I knew that would make my situation worse.
“I saw you. I saw you talking to that prick at the grocery store. You
think I don’t know what you do every hour of the day? Huh?” He pulled back
harder on my head, and tears streamed down my face as I tried not to scream.
I tried to remember whom I’d talked to at the grocery store. I had gone
there to get a few items, but I didn’t remember having any conversations.
Unless…
“You mean the guy who took my cart when I was done putting the groceries
in the car?”
He finally released my hair and the relief was immense. I fell to the
floor and rubbed my scalp as he towered over me. I ignored the desire to scoot
away from him because I’d learned the hard way that it only angered him more.
Instead, I sat down and hugged my legs to my chest as I rocked back and forth.
“Yes, Lucy, the guy who took the cart from you. Do you realize how bad
it looks when you talk to other guys? Good lord, how stupid can you get?”

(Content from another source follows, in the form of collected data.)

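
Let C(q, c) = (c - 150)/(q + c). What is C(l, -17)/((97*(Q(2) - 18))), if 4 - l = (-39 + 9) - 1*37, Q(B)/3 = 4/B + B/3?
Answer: 167/52380 ≈ 0.0031882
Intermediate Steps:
Q(B) = B + 12/B (Q(B) = 3*(4/B + B/3) = B + 12/B)
l = 71 (l = 4 - ((-39 + 9) - 1*37) = 4 - (-30 - 37) = 4 - 1*(-67) = 4 + 67 = 71)
C(q, c) = (-150 + c)/(c + q)
C(l, -17)/((97*(Q(2) - 18))) = ((-150 - 17)/(-17 + 71))/((97*((2 + 12/2) - 18))) = (-167/54)/((97*((2 + 12*(½)) - 18))) = ((1/54)*(-167))/((97*((2 + 6) - 18))) = -167*1/(97*(8 - 18))/54 = -167/(54*(97*(-10))) = -167/54/(-970) = -167/54*(-1/970) = 167/52380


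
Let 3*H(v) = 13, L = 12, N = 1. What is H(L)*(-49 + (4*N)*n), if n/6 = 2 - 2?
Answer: -637/3 ≈ -212.33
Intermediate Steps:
n = 0 (n = 6*(2 - 2) = 6*0 = 0)
H(v) = 13/3 (H(v) = (1/3)*13 = 13/3)
H(L)*(-49 + (4*N)*n) = 13*(-49 + (4*1)*0)/3 = 13*(-49 + 4*0)/3 = 13*(-49 + 0)/3 = (13/3)*(-49) = -637/3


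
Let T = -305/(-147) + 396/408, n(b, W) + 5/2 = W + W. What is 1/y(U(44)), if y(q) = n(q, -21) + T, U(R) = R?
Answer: -2499/103595 ≈ -0.024123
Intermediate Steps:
n(b, W) = -5/2 + 2*W (n(b, W) = -5/2 + (W + W) = -5/2 + 2*W)
T = 15221/4998 (T = -305*(-1/147) + 396*(1/408) = 305/147 + 33/34 = 15221/4998 ≈ 3.0454)
y(q) = -103595/2499 (y(q) = (-5/2 + 2*(-21)) + 15221/4998 = (-5/2 - 42) + 15221/4998 = -89/2 + 15221/4998 = -103595/2499)
1/y(U(44)) = 1/(-103595/2499) = -2499/103595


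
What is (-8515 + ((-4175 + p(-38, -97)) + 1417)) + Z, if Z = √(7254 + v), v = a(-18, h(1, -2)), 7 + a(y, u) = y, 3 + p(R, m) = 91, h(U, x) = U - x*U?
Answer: -11185 + √7229 ≈ -11100.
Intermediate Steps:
h(U, x) = U - U*x
p(R, m) = 88 (p(R, m) = -3 + 91 = 88)
a(y, u) = -7 + y
v = -25 (v = -7 - 18 = -25)
Z = √7229 (Z = √(7254 - 25) = √7229 ≈ 85.024)
(-8515 + ((-4175 + p(-38, -97)) + 1417)) + Z = (-8515 + ((-4175 + 88) + 1417)) + √7229 = (-8515 + (-4087 + 1417)) + √7229 = (-8515 - 2670) + √7229 = -11185 + √7229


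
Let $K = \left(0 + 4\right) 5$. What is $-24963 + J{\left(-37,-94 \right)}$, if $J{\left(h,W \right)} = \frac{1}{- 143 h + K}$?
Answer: $- \frac{132578492}{5311} \approx -24963.0$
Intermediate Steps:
$K = 20$ ($K = 4 \cdot 5 = 20$)
$J{\left(h,W \right)} = \frac{1}{20 - 143 h}$ ($J{\left(h,W \right)} = \frac{1}{- 143 h + 20} = \frac{1}{20 - 143 h}$)
$-24963 + J{\left(-37,-94 \right)} = -24963 - \frac{1}{-20 + 143 \left(-37\right)} = -24963 - \frac{1}{-20 - 5291} = -24963 - \frac{1}{-5311} = -24963 - - \frac{1}{5311} = -24963 + \frac{1}{5311} = - \frac{132578492}{5311}$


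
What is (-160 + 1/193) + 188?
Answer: 5405/193 ≈ 28.005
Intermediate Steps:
(-160 + 1/193) + 188 = -30879/193 + 188 = 5405/193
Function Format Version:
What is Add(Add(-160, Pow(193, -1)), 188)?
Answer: Rational(5405, 193) ≈ 28.005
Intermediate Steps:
Add(Add(-160, Pow(193, -1)), 188) = Add(Add(-160, Rational(1, 193)), 188) = Add(Rational(-30879, 193), 188) = Rational(5405, 193)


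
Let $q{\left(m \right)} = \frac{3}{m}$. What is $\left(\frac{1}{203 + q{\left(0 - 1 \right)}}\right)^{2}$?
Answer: $\frac{1}{40000} \approx 2.5 \cdot 10^{-5}$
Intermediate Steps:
$\left(\frac{1}{203 + q{\left(0 - 1 \right)}}\right)^{2} = \left(\frac{1}{203 + \frac{3}{0 - 1}}\right)^{2} = \left(\frac{1}{203 + \frac{3}{-1}}\right)^{2} = \left(\frac{1}{203 + 3 \left(-1\right)}\right)^{2} = \left(\frac{1}{203 - 3}\right)^{2} = \left(\frac{1}{200}\right)^{2} = \frac{1}{40000}$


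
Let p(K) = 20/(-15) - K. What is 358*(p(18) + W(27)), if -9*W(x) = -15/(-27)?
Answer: -562418/81 ≈ -6943.4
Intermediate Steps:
p(K) = -4/3 - K (p(K) = 20*(-1/15) - K = -4/3 - K)
W(x) = -5/81 (W(x) = -(-5)/(3*(-27)) = -(-5)*(-1)/(3*27) = -⅑*5/9 = -5/81)
358*(p(18) + W(27)) = 358*((-4/3 - 1*18) - 5/81) = 358*((-4/3 - 18) - 5/81) = 358*(-58/3 - 5/81) = 358*(-1571/81) = -562418/81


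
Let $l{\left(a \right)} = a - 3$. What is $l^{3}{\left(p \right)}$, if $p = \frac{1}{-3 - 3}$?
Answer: $- \frac{6859}{216} \approx -31.755$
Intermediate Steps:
$p = - \frac{1}{6}$ ($p = \frac{1}{-6} = - \frac{1}{6} \approx -0.16667$)
$l{\left(a \right)} = -3 + a$
$l^{3}{\left(p \right)} = \left(-3 - \frac{1}{6}\right)^{3} = \left(- \frac{19}{6}\right)^{3} = - \frac{6859}{216}$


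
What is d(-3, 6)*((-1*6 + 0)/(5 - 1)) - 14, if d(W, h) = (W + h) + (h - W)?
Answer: -32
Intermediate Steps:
d(W, h) = 2*h
d(-3, 6)*((-1*6 + 0)/(5 - 1)) - 14 = (2*6)*((-1*6 + 0)/(5 - 1)) - 14 = 12*((-6 + 0)/4) - 14 = 12*(-6*¼) - 14 = 12*(-3/2) - 14 = -18 - 14 = -32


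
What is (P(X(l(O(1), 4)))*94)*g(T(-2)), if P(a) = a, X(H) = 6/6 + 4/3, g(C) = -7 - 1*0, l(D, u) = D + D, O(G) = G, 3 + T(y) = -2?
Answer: -4606/3 ≈ -1535.3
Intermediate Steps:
T(y) = -5 (T(y) = -3 - 2 = -5)
l(D, u) = 2*D
g(C) = -7 (g(C) = -7 + 0 = -7)
X(H) = 7/3 (X(H) = 6*(1/6) + 4*(1/3) = 1 + 4/3 = 7/3)
(P(X(l(O(1), 4)))*94)*g(T(-2)) = ((7/3)*94)*(-7) = (658/3)*(-7) = -4606/3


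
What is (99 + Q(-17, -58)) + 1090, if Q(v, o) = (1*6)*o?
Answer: 841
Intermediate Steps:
Q(v, o) = 6*o
(99 + Q(-17, -58)) + 1090 = (99 + 6*(-58)) + 1090 = (99 - 348) + 1090 = -249 + 1090 = 841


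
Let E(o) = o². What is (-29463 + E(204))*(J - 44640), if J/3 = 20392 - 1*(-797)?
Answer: 230019831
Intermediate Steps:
J = 63567 (J = 3*(20392 - 1*(-797)) = 3*(20392 + 797) = 3*21189 = 63567)
(-29463 + E(204))*(J - 44640) = (-29463 + 204²)*(63567 - 44640) = (-29463 + 41616)*18927 = 12153*18927 = 230019831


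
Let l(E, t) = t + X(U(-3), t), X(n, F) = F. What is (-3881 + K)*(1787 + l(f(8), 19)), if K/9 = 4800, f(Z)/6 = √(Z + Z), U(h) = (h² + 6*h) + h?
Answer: 71757175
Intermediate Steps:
U(h) = h² + 7*h
f(Z) = 6*√2*√Z (f(Z) = 6*√(Z + Z) = 6*√(2*Z) = 6*(√2*√Z) = 6*√2*√Z)
K = 43200 (K = 9*4800 = 43200)
l(E, t) = 2*t (l(E, t) = t + t = 2*t)
(-3881 + K)*(1787 + l(f(8), 19)) = (-3881 + 43200)*(1787 + 2*19) = 39319*(1787 + 38) = 39319*1825 = 71757175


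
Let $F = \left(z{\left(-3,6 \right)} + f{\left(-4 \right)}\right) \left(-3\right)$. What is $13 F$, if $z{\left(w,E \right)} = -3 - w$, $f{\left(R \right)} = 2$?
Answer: $-78$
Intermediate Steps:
$F = -6$ ($F = \left(\left(-3 - -3\right) + 2\right) \left(-3\right) = \left(\left(-3 + 3\right) + 2\right) \left(-3\right) = \left(0 + 2\right) \left(-3\right) = 2 \left(-3\right) = -6$)
$13 F = 13 \left(-6\right) = -78$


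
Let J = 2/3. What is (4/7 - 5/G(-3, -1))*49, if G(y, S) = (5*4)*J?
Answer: 77/8 ≈ 9.6250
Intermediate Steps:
J = 2/3 (J = 2*(1/3) = 2/3 ≈ 0.66667)
G(y, S) = 40/3 (G(y, S) = (5*4)*(2/3) = 20*(2/3) = 40/3)
(4/7 - 5/G(-3, -1))*49 = (4/7 - 5/40/3)*49 = (4*(1/7) - 5*3/40)*49 = (4/7 - 3/8)*49 = (11/56)*49 = 77/8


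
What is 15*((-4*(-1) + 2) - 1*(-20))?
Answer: 390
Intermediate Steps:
15*((-4*(-1) + 2) - 1*(-20)) = 15*((4 + 2) + 20) = 15*(6 + 20) = 15*26 = 390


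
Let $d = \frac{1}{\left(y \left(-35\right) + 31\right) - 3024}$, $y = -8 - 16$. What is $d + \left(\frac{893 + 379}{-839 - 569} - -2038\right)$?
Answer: $\frac{771912761}{378928} \approx 2037.1$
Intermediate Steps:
$y = -24$ ($y = -8 - 16 = -24$)
$d = - \frac{1}{2153}$ ($d = \frac{1}{\left(\left(-24\right) \left(-35\right) + 31\right) - 3024} = \frac{1}{\left(840 + 31\right) - 3024} = \frac{1}{871 - 3024} = \frac{1}{-2153} = - \frac{1}{2153} \approx -0.00046447$)
$d + \left(\frac{893 + 379}{-839 - 569} - -2038\right) = - \frac{1}{2153} + \left(\frac{893 + 379}{-839 - 569} - -2038\right) = - \frac{1}{2153} + \left(\frac{1272}{-1408} + 2038\right) = - \frac{1}{2153} + \left(1272 \left(- \frac{1}{1408}\right) + 2038\right) = - \frac{1}{2153} + \left(- \frac{159}{176} + 2038\right) = - \frac{1}{2153} + \frac{358529}{176} = \frac{771912761}{378928}$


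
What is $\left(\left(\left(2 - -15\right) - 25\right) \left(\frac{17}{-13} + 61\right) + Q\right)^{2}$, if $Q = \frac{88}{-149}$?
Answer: $\frac{857727890496}{3751969} \approx 2.2861 \cdot 10^{5}$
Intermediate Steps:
$Q = - \frac{88}{149}$ ($Q = 88 \left(- \frac{1}{149}\right) = - \frac{88}{149} \approx -0.5906$)
$\left(\left(\left(2 - -15\right) - 25\right) \left(\frac{17}{-13} + 61\right) + Q\right)^{2} = \left(\left(\left(2 - -15\right) - 25\right) \left(\frac{17}{-13} + 61\right) - \frac{88}{149}\right)^{2} = \left(\left(\left(2 + 15\right) - 25\right) \left(17 \left(- \frac{1}{13}\right) + 61\right) - \frac{88}{149}\right)^{2} = \left(\left(17 - 25\right) \left(- \frac{17}{13} + 61\right) - \frac{88}{149}\right)^{2} = \left(\left(-8\right) \frac{776}{13} - \frac{88}{149}\right)^{2} = \left(- \frac{6208}{13} - \frac{88}{149}\right)^{2} = \left(- \frac{926136}{1937}\right)^{2} = \frac{857727890496}{3751969}$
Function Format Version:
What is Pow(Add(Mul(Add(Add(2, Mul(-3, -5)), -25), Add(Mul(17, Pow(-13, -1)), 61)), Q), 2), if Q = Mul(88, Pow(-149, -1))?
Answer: Rational(857727890496, 3751969) ≈ 2.2861e+5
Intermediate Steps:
Q = Rational(-88, 149) (Q = Mul(88, Rational(-1, 149)) = Rational(-88, 149) ≈ -0.59060)
Pow(Add(Mul(Add(Add(2, Mul(-3, -5)), -25), Add(Mul(17, Pow(-13, -1)), 61)), Q), 2) = Pow(Add(Mul(Add(Add(2, Mul(-3, -5)), -25), Add(Mul(17, Pow(-13, -1)), 61)), Rational(-88, 149)), 2) = Pow(Add(Mul(Add(Add(2, 15), -25), Add(Mul(17, Rational(-1, 13)), 61)), Rational(-88, 149)), 2) = Pow(Add(Mul(Add(17, -25), Add(Rational(-17, 13), 61)), Rational(-88, 149)), 2) = Pow(Add(Mul(-8, Rational(776, 13)), Rational(-88, 149)), 2) = Pow(Add(Rational(-6208, 13), Rational(-88, 149)), 2) = Pow(Rational(-926136, 1937), 2) = Rational(857727890496, 3751969)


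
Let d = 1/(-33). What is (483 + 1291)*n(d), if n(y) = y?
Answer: -1774/33 ≈ -53.758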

He started pacing back and forth, swiping his hands through his dark blond
greasy hair. His footsteps were strong and loud, especially when he wore those
big, ugly, work boots that were always caked with mud. I did my best to stop
shaking and rocking—I needed to appear as calm as possible. You would think I’d
be used to his rage by now, but each time he assaulted me, it made me shake to
my core.
“I’m sorry,” I whispered, even though I knew I’d done nothing wrong. I’d
been taught that it was always better to apologize than to try to explain the
situation. I’d been with him for three years, and it was all I could do to stay
sane. The numbness that had taken over my mind and soul was the only way I
survived.
He stopped pacing and turned to face me. “You’re what?”
I looked into his cold gray eyes. “I’m sorry,” I said in a louder voice.
He walked toward me and bent to his knees, his ugly eyes softening
somewhat as he took my face in his sandpaper rough hands. I wanted to cower and
throw up, but I looked him in the eye because I knew if I looked down, it would
anger him even more.
“Lucy Jane, you know I hate
having to lash out at you, but you give me no choice. I can’t have you prancing
around town talking to every asshole you see. It makes me look bad, baby.”